The Ceremony of the Keys

“Halt! Who comes there?”

“The keys.”

“Whose keys?”

“Queen Elizabeth’s keys.”

“Pass then, and all is well.”

That is the exchange my dad and I heard last night at the Tower of London, which has been spoken nearly every night there for over 700 years (though obviously the monarch’s name has changed).

Tower of London The tickets to attend the Tower of London’s nightly locking-up ceremony are free, but they are booked up 12 months out, so I have had these tickets for a whole year now.

We waited outside the main entrance to the Tower at 9:30 p.m., and a Yeoman Warder (AKA Beefeater) came and unlocked the gate to let us in. The group was probably about 20 people in total.

Our guide for the evening also happened to be the Ravenmaster, who takes care of the Tower’s famous avian inhabitants. He verbally walked us through what we were about to witness, so we’d understand what was happening.

We were asked to be silent for the duration of the ceremony, and not take any photos. The ceremony itself started at about 5 minutes to 10.

First, several soldiers marched out in front of us. Then the Chief Yeoman Warder came from our left, carrying a lantern and the keys. A sentry appeared from the right and hollered “Halt! Who comes there?” and the above exchange took place.

After he was allowed to pass, the Chief Yeoman Warder then carried on with his duties of locking up the gates for the night, accompanied by his “escort” of soldiers, there to protect him and the keys.

We followed them up a short ways, and came upon another set of soldiers standing at attention. The Tower’s clock chimed at 10 o’clock, and then a voice said, “Tower guard and escort, present your arms.”

The soldiers moved their guns around, and then he said, “God preserve Queen Elizabeth,” at which point everyone responded, “Amen.” (If you didn’t, you’re probably guilty of treason.)

Then a single bugler played his bugle.

After that, everyone marched off, and the ceremony was over.

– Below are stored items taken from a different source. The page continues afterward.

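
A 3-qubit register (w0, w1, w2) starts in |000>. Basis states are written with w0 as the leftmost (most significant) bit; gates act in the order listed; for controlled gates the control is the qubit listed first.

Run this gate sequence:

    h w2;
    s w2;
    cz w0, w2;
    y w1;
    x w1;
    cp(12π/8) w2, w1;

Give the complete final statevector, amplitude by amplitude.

The resulting statevector has amplitude sqrt(2)*I/2 on |000>, -sqrt(2)/2 on |001>, and 0 on every other basis state.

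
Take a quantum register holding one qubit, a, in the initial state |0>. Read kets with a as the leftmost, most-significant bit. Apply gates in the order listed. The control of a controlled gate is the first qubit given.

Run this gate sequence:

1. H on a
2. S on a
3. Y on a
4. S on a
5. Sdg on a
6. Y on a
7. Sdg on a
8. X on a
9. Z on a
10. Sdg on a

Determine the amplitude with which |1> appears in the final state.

The amplitude on |1> is sqrt(2)*I/2.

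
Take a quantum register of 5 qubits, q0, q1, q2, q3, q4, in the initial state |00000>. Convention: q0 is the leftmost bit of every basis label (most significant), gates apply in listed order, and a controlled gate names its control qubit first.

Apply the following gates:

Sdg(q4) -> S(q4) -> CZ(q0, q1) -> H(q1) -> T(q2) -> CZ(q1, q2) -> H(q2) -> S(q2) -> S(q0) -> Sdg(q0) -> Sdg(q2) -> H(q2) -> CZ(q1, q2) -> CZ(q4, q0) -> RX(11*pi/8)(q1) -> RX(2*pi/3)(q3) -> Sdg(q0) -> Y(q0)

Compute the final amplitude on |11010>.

|11010> carries amplitude -sqrt(6)*(sin(3*pi/16) + I*cos(3*pi/16))/4 in the final state. Key observation: the block from step 6 through step 13 cancels to the identity and can be dropped.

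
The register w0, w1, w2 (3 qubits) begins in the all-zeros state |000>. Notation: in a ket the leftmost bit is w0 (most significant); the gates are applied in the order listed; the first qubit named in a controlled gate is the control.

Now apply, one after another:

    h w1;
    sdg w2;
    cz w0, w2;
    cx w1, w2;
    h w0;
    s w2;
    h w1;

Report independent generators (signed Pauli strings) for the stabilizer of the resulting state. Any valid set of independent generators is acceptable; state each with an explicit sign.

One valid set of independent stabilizer generators is +XII, +IXZ, +IZY (any independent generating set of the same group is equally correct).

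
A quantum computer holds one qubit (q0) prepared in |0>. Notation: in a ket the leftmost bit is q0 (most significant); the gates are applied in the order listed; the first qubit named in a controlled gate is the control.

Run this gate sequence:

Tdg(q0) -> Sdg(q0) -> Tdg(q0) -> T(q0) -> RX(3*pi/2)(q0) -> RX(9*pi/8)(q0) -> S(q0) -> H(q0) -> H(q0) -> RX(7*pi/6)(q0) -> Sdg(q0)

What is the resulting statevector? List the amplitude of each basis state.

After the circuit, the state carries amplitude (1 - I)*(-sin(11*pi/48) + I*sin(19*pi/48))/2 on |0>, (1 - I)*(sin(13*pi/48) + I*sin(5*pi/48))/2 on |1>.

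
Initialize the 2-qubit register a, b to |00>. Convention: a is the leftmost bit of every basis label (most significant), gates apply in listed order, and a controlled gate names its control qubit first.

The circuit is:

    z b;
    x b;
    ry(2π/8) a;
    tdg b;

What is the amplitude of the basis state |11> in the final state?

The final state's coefficient on |11> equals -sqrt(2 - sqrt(2))*exp(3*I*pi/4)/2.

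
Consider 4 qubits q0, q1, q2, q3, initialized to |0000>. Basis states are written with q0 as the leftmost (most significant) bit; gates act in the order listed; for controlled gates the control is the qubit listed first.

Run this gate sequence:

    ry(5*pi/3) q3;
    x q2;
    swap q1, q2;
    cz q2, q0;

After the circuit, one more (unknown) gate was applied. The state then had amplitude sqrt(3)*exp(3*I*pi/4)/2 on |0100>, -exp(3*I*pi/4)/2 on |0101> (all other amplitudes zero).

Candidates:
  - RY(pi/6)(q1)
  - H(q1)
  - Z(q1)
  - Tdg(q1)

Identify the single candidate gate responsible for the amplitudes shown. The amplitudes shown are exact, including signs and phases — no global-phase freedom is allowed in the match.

The applied gate was Tdg(q1).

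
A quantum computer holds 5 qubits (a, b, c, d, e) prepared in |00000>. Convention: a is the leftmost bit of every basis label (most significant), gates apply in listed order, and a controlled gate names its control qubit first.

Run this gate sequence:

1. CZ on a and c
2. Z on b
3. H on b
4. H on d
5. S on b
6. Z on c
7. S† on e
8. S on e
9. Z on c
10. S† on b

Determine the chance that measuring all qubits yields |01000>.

Outcome |01000> occurs with probability 1/4.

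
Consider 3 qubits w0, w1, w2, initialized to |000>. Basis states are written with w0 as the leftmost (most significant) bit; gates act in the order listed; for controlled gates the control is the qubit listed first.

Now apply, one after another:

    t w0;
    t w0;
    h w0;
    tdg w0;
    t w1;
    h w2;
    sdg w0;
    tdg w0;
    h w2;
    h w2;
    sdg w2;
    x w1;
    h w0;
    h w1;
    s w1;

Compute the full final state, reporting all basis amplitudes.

After the circuit, the state carries amplitude 0 on |000>, 0 on |001>, 0 on |010>, 0 on |011>, 1/2 on |100>, -I/2 on |101>, -I/2 on |110>, -1/2 on |111>.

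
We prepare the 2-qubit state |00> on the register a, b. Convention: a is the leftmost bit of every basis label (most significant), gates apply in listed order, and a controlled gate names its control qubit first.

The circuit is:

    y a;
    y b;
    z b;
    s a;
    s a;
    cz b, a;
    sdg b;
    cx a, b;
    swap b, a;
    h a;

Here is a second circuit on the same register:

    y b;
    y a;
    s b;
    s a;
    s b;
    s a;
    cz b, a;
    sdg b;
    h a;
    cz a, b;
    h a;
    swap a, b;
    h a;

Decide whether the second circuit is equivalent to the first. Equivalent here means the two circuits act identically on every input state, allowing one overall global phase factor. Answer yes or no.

No — the two circuits implement different unitaries, even allowing a global phase.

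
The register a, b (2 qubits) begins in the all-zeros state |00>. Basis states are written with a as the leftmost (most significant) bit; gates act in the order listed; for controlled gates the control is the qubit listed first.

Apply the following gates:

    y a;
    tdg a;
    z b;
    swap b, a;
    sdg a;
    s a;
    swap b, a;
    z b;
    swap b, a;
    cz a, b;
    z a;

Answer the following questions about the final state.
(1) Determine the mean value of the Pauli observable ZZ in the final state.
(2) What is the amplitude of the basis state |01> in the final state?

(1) The observable ZZ averages to -1. Key observation: steps 3-8 multiply out to the identity, so the circuit reduces to the remaining gates.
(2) |01> carries amplitude exp(I*pi/4) in the final state.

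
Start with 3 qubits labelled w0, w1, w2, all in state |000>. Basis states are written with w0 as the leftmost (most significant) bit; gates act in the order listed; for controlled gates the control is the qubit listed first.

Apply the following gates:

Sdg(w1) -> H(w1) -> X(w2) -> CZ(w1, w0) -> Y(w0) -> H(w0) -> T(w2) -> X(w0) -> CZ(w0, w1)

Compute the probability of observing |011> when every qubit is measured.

The probability of measuring |011> is 1/4.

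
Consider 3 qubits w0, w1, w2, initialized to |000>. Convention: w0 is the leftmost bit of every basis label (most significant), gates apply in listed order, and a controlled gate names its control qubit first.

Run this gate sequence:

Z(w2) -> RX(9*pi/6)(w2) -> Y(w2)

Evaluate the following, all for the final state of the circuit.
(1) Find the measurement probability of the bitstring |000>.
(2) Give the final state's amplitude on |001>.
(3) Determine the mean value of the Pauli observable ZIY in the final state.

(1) The probability of measuring |000> is 1/2.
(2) |001> carries amplitude -sqrt(2)*I/2 in the final state.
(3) The observable ZIY averages to 1.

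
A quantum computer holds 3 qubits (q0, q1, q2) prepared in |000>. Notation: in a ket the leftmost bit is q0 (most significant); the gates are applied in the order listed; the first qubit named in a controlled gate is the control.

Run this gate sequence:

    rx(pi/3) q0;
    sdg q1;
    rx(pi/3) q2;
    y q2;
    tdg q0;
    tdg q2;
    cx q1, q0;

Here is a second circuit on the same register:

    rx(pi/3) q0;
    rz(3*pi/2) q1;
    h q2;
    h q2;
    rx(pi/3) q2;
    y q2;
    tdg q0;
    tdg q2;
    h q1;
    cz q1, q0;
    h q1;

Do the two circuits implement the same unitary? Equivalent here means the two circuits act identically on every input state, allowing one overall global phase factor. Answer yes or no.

No, they are not equivalent — no single phase factor reconciles the two unitaries.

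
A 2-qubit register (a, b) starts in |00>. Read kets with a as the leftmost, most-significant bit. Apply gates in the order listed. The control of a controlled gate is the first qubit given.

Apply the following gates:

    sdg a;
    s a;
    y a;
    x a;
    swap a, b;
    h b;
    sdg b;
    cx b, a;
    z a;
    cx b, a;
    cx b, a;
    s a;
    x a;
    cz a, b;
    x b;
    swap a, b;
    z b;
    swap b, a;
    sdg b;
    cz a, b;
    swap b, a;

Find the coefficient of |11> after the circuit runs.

The amplitude on |11> is sqrt(2)/2.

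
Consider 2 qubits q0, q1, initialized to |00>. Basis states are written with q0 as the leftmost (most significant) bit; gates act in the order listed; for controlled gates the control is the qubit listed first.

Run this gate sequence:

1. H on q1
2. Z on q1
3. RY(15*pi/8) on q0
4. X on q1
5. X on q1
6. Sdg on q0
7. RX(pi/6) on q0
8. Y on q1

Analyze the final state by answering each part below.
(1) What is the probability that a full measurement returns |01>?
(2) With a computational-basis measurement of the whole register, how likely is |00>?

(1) The probability of measuring |01> is sqrt(2 - sqrt(2))/16 + sqrt(3*sqrt(2) + 6)/16 + 1/4. Key observation: the block from step 4 through step 5 cancels to the identity and can be dropped.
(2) A full measurement returns |00> with probability sqrt(2 - sqrt(2))/16 + sqrt(3*sqrt(2) + 6)/16 + 1/4.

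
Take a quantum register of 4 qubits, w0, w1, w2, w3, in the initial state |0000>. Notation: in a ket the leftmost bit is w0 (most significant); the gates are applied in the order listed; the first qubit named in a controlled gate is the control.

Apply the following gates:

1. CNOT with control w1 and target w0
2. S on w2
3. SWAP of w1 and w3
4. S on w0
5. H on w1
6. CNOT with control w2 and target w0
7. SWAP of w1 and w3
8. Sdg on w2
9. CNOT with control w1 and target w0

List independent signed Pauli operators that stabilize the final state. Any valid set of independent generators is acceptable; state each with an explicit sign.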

Our guide spent some time afterwards taking questions from our group; the first question was, “So, how do we get out now?”

We got some more information on the ceremony, the Yeoman Warders, the ravens, and the Tower’s long, storied history. I’ve taken the tour at the Tower of London a couple times before, which is very interesting, and the Yeoman Warders all seem to have excellent senses of humour; last night was nice because the group was smaller than the typical daytime tour group, and it was quiet without the crowds of tourists around, so it was much easier to hear him.

There are 37 Yeoman Warders living in the Tower of London, and their families, so about 150 people in total live there. He told us they have a doctor living there as well, “and a chapel in case the doctor can’t fix it.” They also have their own pub.

Unfortunately, he didn’t invite us to join him at their exclusive pub within the castle walls, so after we were let out a small side door (since the main gate had obviously just been locked up, ceremoniously), my dad and I went for a pint at the nearby pub: The Hung, Drawn, and Quartered. An apt name for a pub there at the infamous Tower Hill.